Отправляя их в коллеж, Феру настоял, чтоб они взяли провожатого. Посмеиваясь про себя, но сохраняя серьезный вид, Этьен заявил недовольным мальчишкам:
- Вам, молодым дворянам, положено быть храбрыми. Но я – человек привыкший к осторожности, и вы должны быть снисходительны к моим страхам. Я просто изведусь от мысли, не случилось ли чего. Если Жиру проводит вас, я буду спокоен.

Феру щелкнул пальцами, и в комнате потемнело – слуга, ожидавший у порога знака хозяина, шагнул вперед, и его огромная тень накрыла всех троих.
- Ох… – сглотнул Тардье, не найдя слов.
Юный Ла Фер промолчал, но его глаза выразительно округлились.
- Да, – самодовольно улыбнулся Феру, – Жиру хороший малый, сын кузнеца.
- Представляю себе его папашу, – пробормотал Тардье.
- Папаша посолиднее будет, – добродушно пробасил Жиру. – Я еще молодой.
Феру закашлялся, тщетно пытаясь скрыть смех.
- Итак, господа, доброй дороги. Не обижайте Жиру, он парень простой, необразованный, но добрый и богобоязненный. Да, забыл сказать, бегает он тоже быстро, не смотрите, что он такой большой.
Мальчишки обменялись мрачными взглядами, а Жиру ухмыльнулся.
- Спасибо за заботу, – сумел выдавить из себя шевалье де Ла Фер. – Вы очень любезны.
Феру проводил их до калитки, и, продолжая посмеиваться, вернулся к своим делам.

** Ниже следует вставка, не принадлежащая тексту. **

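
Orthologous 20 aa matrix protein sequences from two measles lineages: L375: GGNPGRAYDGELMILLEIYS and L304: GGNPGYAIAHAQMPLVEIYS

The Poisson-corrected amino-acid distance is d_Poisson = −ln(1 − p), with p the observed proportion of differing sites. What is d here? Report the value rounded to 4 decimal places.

0.5108

The sequences differ at positions 6 (R/Y), 8 (Y/I), 9 (D/A), 10 (G/H), 11 (E/A), 12 (L/Q), 14 (I/P), 16 (L/V).
p = 8/20 = 0.400000.
d = −ln(1 − 0.400000) = −ln(0.600000) = 0.5108.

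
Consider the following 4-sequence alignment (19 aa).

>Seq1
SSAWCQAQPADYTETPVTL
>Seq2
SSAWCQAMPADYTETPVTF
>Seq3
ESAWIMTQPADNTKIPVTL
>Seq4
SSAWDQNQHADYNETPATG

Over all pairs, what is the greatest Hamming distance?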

Жиру действительно оказался довольно шустрым, в чем мальчишки скоро убедились. Желая утомить великана, они почти бежали, но Жиру поспевал за ними без видимых усилий, за один шаг покрывая расстояние, на которое мальчишкам требовалось три. Впрочем, присутствие Жиру оказалось не лишним. Если в предместье было совершенно тихо, и никто не тревожил туман, лежавший на полях и виноградниках, то за воротами Сен-Мишель, через которые маленький отряд проник в город, была уже другая жизнь. Вместе с утренним светом на улицы стали выползать нищие, бродяги и всякий сброд. Они покидали свои норы, куда их загонял ночной холод, и вновь начинали отчаянную борьбу со своей незавидной судьбой в которой не было места снисхождению к юным и слабым. Кое-где за мальчишками увязывались подозрительные личности, но, видя Жиру, не рисковали приближаться и, пройдя десяток-другой шагов, с недовольным ворчанием отставали.

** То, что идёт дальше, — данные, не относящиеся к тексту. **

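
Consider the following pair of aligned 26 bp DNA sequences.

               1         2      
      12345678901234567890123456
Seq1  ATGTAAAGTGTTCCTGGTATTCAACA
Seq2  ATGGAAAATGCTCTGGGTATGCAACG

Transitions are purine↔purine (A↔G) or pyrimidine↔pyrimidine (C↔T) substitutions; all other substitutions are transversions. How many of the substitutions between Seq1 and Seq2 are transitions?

4

The sequences differ at positions 4 (T/G, transversion), 8 (G/A, transition), 11 (T/C, transition), 14 (C/T, transition), 15 (T/G, transversion), 21 (T/G, transversion), 26 (A/G, transition).
Of the 7 differences, 4 transitions and 3 transversions, so the answer is 4.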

Чем ближе была Сорбонна, тем чаще стали попадаться на пути группки молодых людей, по внешнему виду которых не всегда можно было с уверенностью сказать, кто перед вами – студент или бродяга. У многих были помятые, опухшие лица, нередко со следами былых драк и недавних попоек. Всклокоченный, в разорванном плаще, едва стоящий на ногах юноша, неожиданно разражался звонким латинским стихом, а его товарищ сладко спал прямо на земле, прижав к груди толстую книгу. И тут же попадался приличный на вид толстяк, шипевший в их адрес грязные ругательства.
Жиру с удивлением поглядывал вокруг и бормотал себе под нос:
- Ну и порядки! Это что же, все ученые? Упаси Бог!

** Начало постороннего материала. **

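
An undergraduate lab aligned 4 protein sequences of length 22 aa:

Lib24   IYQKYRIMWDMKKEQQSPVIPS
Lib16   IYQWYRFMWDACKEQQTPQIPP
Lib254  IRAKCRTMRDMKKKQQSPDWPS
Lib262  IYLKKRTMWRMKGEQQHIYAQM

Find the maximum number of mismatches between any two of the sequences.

Pairwise Hamming distances:
  Lib24 vs Lib16: 7
  Lib24 vs Lib254: 8
  Lib24 vs Lib262: 11
  Lib16 vs Lib254: 13
  Lib16 vs Lib262: 14
  Lib254 vs Lib262: 13
The largest is 14, between Lib16 and Lib262.

14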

- Ученые, – хмыкнул Тардье, услышав слова Жиру. – Отребье. Вчерашний англичанин – вот тот был хорош! А, Ла Фер? Он сказал, что из Королевского коллежа? Это там учат держаться эдаким манером?
- Обходительность, куртуазность, правила приличия, пристойность, вежливость, изящество и sprezzatura.
- Вы это сами выдумали?
 - Нет, конечно. Это идеал дворянина, согласно Кастильоне.
- Кто этот Кастильоне?
- Автор трактата «О придворном».
- Что-то я не припоминаю такого, это Вам ректор давал читать?
Ла Фер фыркнул:
- Ректор! Он такие книги в руки не возьмет, побрезгует. Слишком мирское.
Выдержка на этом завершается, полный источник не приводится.